Y al regreso, él les entregó a ellas, una por una y en la mano, su agradecimiento por escrito. En uno de los párrafos informa: "Estuve en la Torre Eiffel, el Arco del Triunfo, la Tumba del Soldado Desconocido, el Louvre, la Catedral de Nôtre Dame, el Sena, la Ópera y el Metro. Como hubiera dicho Alvear, «bebí París hasta embriagarme». El Lido y el Moulin Rouge los vi en fotos; no me interesaban".

Dudo que cualquiera de estos médicos jóvenes y no tan jóvenes llegue a los 80 años. Y estoy seguro que nunca les pagarán ni un viaje en taxi alrededor de la plaza.

Bueno, como dije al principio, hace una semana me contó que ahora va a estudiar periodismo mediante el sistema llamado "a distancia". ¿Y saben dónde se inscribió? ¡En la Facultad de Ciencias de la Información de la Universidad de La Plata! ¡Donde estudié yo, cuando se llamaba Escuela Superior de Periodismo!

Creo que esto no se lo puedo perdonar.

Aunque si lo pienso un poco, ¿por qué no? ¿Qué voy a hacer? ¿Poner expresión de estreñimiento? No, señor. Al final, en este mundo patas para arriba donde todo es al revés, él se parece a mi. Por suerte, heredó mis pocas virtudes. Y la verdad es que me salió bueno: sólo me ha dado una satisfacción tras otra.

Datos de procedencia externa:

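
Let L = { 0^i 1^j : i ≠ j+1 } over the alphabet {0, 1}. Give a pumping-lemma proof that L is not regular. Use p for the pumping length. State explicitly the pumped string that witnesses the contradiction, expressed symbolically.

Assume L is regular. Let p be the pumping length given by the pumping lemma.
Choose w = 0^p 1^{p+p!-1}. Since p ≠ (p+p!-1)+1 = p+p!, w ∈ L; and |w| ≥ p.
The pumping lemma gives a decomposition w = xyz where |xy| ≤ p and |y| > 0.
Since the first p symbols of w are all 0's and |xy| ≤ p, y lies entirely in the leading 0-block: y = 0^k for some k with 1 ≤ k ≤ p.
Since 1 ≤ k ≤ p, k divides p!; set t = 1 + p!/k. Then xy^t z has p + (p!/k)·k = p + p! copies of 0. Now the 0-count is p+p! and (1-count)+1 = (p+p!-1)+1 = p+p!, so i ≠ j+1 fails. So xy^t z = 0^{p+p!} 1^{p+p!-1} ∉ L.
This contradicts the pumping lemma, so L is not regular.

0^{p+p!} 1^{p+p!-1}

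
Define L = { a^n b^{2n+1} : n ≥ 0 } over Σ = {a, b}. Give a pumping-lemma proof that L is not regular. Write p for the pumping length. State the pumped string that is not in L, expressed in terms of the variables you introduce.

Assume L is regular; let p be its pumping constant.
Choose w = a^p b^{2p+1}, which is in L with |w| = 3p+1 ≥ p.
Write w = xyz as guaranteed by the lemma, with |xy| ≤ p and y is nonempty.
Since the first p symbols of w are all a's and |xy| ≤ p, y lies entirely in the leading a-block: y = a^k for some k with 1 ≤ k ≤ p.
Pump with i = 2: xy^2z = a^{p+k} b^{2p+1}. For this to lie in L we would need 2p+1 = 2(p+k)+1, which forces k = 0. But k ≥ 1, so xy^2z ∉ L.
This is a contradiction; hence L is not regular.

a^{p+k} b^{2p+1}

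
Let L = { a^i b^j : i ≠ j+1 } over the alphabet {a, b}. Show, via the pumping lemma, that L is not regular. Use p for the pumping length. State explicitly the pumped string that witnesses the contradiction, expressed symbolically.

Assume L is regular. Let p be the pumping length given by the pumping lemma.
Choose w = a^p b^{p+p!-1}. Since p ≠ (p+p!-1)+1 = p+p!, w ∈ L; and |w| ≥ p.
By the pumping lemma, w = xyz with |xy| ≤ p and |y| > 0.
Because |xy| ≤ p and w begins with p copies of a, we have y = a^k with 1 ≤ k ≤ p.
Since 1 ≤ k ≤ p, k divides p!; set t = 1 + p!/k. Then xy^t z has p + (p!/k)·k = p + p! copies of a. Now the a-count is p+p! and (b-count)+1 = (p+p!-1)+1 = p+p!, so i ≠ j+1 fails. So xy^t z = a^{p+p!} b^{p+p!-1} ∉ L.
Contradiction. Therefore L is not regular.

a^{p+p!} b^{p+p!-1}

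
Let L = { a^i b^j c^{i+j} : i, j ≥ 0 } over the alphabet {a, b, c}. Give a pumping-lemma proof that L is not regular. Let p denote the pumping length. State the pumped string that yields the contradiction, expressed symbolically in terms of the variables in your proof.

a^{p+k} b^p c^{2p}

Assume L is regular. Let p be the pumping length given by the pumping lemma.
Take w = a^p b^p c^{2p} ∈ L (with i=j=p, i+j=2p), |w| = 4p ≥ p.
The pumping lemma gives a decomposition w = xyz where |xy| ≤ p and |y| > 0.
Since the first p symbols of w are all a's and |xy| ≤ p, y lies entirely in the leading a-block: y = a^k for some k with 1 ≤ k ≤ p.
Consider xy^2z = a^{p+k} b^p c^{2p}. Now the a- and b-counts sum to 2p+k, but the c-count is 2p ≠ 2p+k. So xy^2z ∉ L.
This is a contradiction; hence L is not regular.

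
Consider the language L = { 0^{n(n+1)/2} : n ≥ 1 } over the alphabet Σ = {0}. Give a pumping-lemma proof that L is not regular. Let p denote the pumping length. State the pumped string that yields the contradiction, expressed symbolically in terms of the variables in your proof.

Suppose for contradiction that L is regular, and let p be the pumping length.
Take w = 0^{p(p+1)/2} ∈ L with |w| = p(p+1)/2 ≥ p.
Write w = xyz as guaranteed by the lemma, with |xy| ≤ p and |y| ≥ 1.
Then y = 0^k for some k with 1 ≤ k ≤ p.
Pump with i = 2: xy^2z = 0^{p(p+1)/2+k}. Since 1 ≤ k ≤ p, p(p+1)/2 < p(p+1)/2+k ≤ p(p+1)/2+p < (p+1)(p+2)/2, so p(p+1)/2+k is strictly between consecutive triangular numbers. So xy^2z ∉ L.
This contradicts the pumping lemma, so L is not regular.

0^{p(p+1)/2+k}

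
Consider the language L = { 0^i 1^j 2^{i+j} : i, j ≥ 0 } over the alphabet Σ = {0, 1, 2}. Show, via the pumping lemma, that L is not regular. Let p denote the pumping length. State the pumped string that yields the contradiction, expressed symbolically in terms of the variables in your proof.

0^{p+k} 1^p 2^{2p}

Suppose for contradiction that L is regular, and let p be the pumping length.
Take w = 0^p 1^p 2^{2p} ∈ L (with i=j=p, i+j=2p), |w| = 4p ≥ p.
By the pumping lemma, w = xyz with |xy| ≤ p and |y| > 0.
Since the first p symbols of w are all 0's and |xy| ≤ p, y lies entirely in the leading 0-block: y = 0^k for some k with 1 ≤ k ≤ p.
Consider xy^2z = 0^{p+k} 1^p 2^{2p}. Now the 0- and 1-counts sum to 2p+k, but the 2-count is 2p ≠ 2p+k. So xy^2z ∉ L.
This contradicts the pumping lemma, so L is not regular.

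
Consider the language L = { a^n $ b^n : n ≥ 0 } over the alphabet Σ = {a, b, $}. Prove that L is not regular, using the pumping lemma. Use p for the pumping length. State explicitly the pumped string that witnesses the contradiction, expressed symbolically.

a^{p+k} $ b^p

Toward a contradiction, assume L is regular with pumping length p.
Take w = a^p $ b^p ∈ L with |w| = 2p+1 ≥ p.
By the pumping lemma, w = xyz with |xy| ≤ p and |y| ≥ 1.
Because |xy| ≤ p and w begins with p copies of a, we have y = a^k with 1 ≤ k ≤ p.
Pump with i = 2: xy^2z = a^{p+k} $ b^p, which would require p+k = p. But k ≥ 1, so xy^2z ∉ L.
This contradicts the pumping lemma, so L is not regular.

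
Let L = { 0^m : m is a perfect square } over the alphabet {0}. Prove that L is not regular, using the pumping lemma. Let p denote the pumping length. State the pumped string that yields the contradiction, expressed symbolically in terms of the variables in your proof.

Suppose for contradiction that L is regular, and let p be the pumping length.
Take w = 0^{p²} ∈ L with |w| = p² ≥ p.
The pumping lemma gives a decomposition w = xyz where |xy| ≤ p and y is nonempty.
Then y = 0^k for some k with 1 ≤ k ≤ p.
Pump with i = 2: xy^2z = 0^{p²+k}. Since 1 ≤ k ≤ p, p² < p²+k ≤ p²+p < (p+1)², so p²+k lies strictly between consecutive squares and is not a perfect square. So xy^2z ∉ L.
This is a contradiction; hence L is not regular.

0^{p²+k}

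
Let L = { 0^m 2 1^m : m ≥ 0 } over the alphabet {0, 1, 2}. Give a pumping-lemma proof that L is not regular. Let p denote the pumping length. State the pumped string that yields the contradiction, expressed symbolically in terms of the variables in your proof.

0^{p+k} 2 1^p

Assume L is regular. Let p be the pumping length given by the pumping lemma.
Take w = 0^p 2 1^p ∈ L with |w| = 2p+1 ≥ p.
Write w = xyz as guaranteed by the lemma, with |xy| ≤ p and |y| ≥ 1.
The first p characters of w are 0's, so xy (and hence y) consists only of 0's. Write y = 0^k, 1 ≤ k ≤ p.
Pump with i = 2: xy^2z = 0^{p+k} 2 1^p, which would require p+k = p. But k ≥ 1, so xy^2z ∉ L.
This contradicts the pumping lemma, so L is not regular.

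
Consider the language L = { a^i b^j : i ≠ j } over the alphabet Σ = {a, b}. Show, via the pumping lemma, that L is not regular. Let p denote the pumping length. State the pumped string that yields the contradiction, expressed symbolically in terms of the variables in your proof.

Toward a contradiction, assume L is regular with pumping length p.
Choose w = a^p b^{p+p!}. Since p ≠ p+p!, w ∈ L; and |w| ≥ p.
By the pumping lemma, w = xyz with |xy| ≤ p and |y| ≥ 1.
Because |xy| ≤ p and w begins with p copies of a, we have y = a^k with 1 ≤ k ≤ p.
Since 1 ≤ k ≤ p, k divides p!; set t = 1 + p!/k. Then xy^t z has p + (p!/k)·k = p + p! copies of a. Now the a-count equals the b-count, so i ≠ j fails. So xy^t z = a^{p+p!} b^{p+p!} ∉ L.
Contradiction. Therefore L is not regular.

a^{p+p!} b^{p+p!}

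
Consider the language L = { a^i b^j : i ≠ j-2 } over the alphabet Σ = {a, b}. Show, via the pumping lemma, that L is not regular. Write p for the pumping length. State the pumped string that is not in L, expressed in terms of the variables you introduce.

Suppose for contradiction that L is regular, and let p be the pumping length.
Choose w = a^p b^{p+p!+2}. Since p ≠ (p+p!+2)-2 = p+p!, w ∈ L; and |w| ≥ p.
Write w = xyz as guaranteed by the lemma, with |xy| ≤ p and |y| ≥ 1.
Since the first p symbols of w are all a's and |xy| ≤ p, y lies entirely in the leading a-block: y = a^k for some k with 1 ≤ k ≤ p.
Since 1 ≤ k ≤ p, k divides p!; set t = 1 + p!/k. Then xy^t z has p + (p!/k)·k = p + p! copies of a. Now the a-count is p+p! and (b-count)-2 = (p+p!+2)-2 = p+p!, so i ≠ j-2 fails. So xy^t z = a^{p+p!} b^{p+p!+2} ∉ L.
Contradiction. Therefore L is not regular.

a^{p+p!} b^{p+p!+2}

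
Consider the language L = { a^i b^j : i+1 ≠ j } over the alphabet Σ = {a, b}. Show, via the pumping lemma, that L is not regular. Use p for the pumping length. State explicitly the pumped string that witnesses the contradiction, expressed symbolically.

a^{p+p!} b^{p+p!+1}

Assume L is regular. Let p be the pumping length given by the pumping lemma.
Choose w = a^p b^{p+p!+1}. Since p ≠ (p+p!+1)-1 = p+p!, w ∈ L; and |w| ≥ p.
By the pumping lemma, w = xyz with |xy| ≤ p and y is nonempty.
The first p characters of w are a's, so xy (and hence y) consists only of a's. Write y = a^k, 1 ≤ k ≤ p.
Since 1 ≤ k ≤ p, k divides p!; set t = 1 + p!/k. Then xy^t z has p + (p!/k)·k = p + p! copies of a. Now the a-count is p+p! and (b-count)-1 = (p+p!+1)-1 = p+p!, so i+1 ≠ j fails. So xy^t z = a^{p+p!} b^{p+p!+1} ∉ L.
Contradiction. Therefore L is not regular.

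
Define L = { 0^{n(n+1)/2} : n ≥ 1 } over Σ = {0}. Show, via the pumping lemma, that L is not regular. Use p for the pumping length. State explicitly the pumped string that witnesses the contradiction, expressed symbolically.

Assume L is regular. Let p be the pumping length given by the pumping lemma.
Take w = 0^{p(p+1)/2} ∈ L with |w| = p(p+1)/2 ≥ p.
The pumping lemma gives a decomposition w = xyz where |xy| ≤ p and y is nonempty.
Then y = 0^k for some k with 1 ≤ k ≤ p.
Pump with i = 2: xy^2z = 0^{p(p+1)/2+k}. Since 1 ≤ k ≤ p, p(p+1)/2 < p(p+1)/2+k ≤ p(p+1)/2+p < (p+1)(p+2)/2, so p(p+1)/2+k is strictly between consecutive triangular numbers. So xy^2z ∉ L.
This is a contradiction; hence L is not regular.

0^{p(p+1)/2+k}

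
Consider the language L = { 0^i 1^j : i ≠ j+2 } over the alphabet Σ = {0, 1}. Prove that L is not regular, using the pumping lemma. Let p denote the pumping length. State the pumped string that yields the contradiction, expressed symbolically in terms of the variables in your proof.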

Por supuesto, le advertí: "Te vas a morir de hambre". Y hablé por experiencia.

Todavía no se lo he dicho, pero cuando yo cumpla 82 años voy a estudiar enfermería. Medicina no, porque nunca me gustó. Para entonces, él tendrá 110 años. Espero que para esa época no me llame por teléfono a las cinco de la mañana para anunciarme que se viene a trabajar a México. O que se inscribió en un curso de buceo o esquí acuático.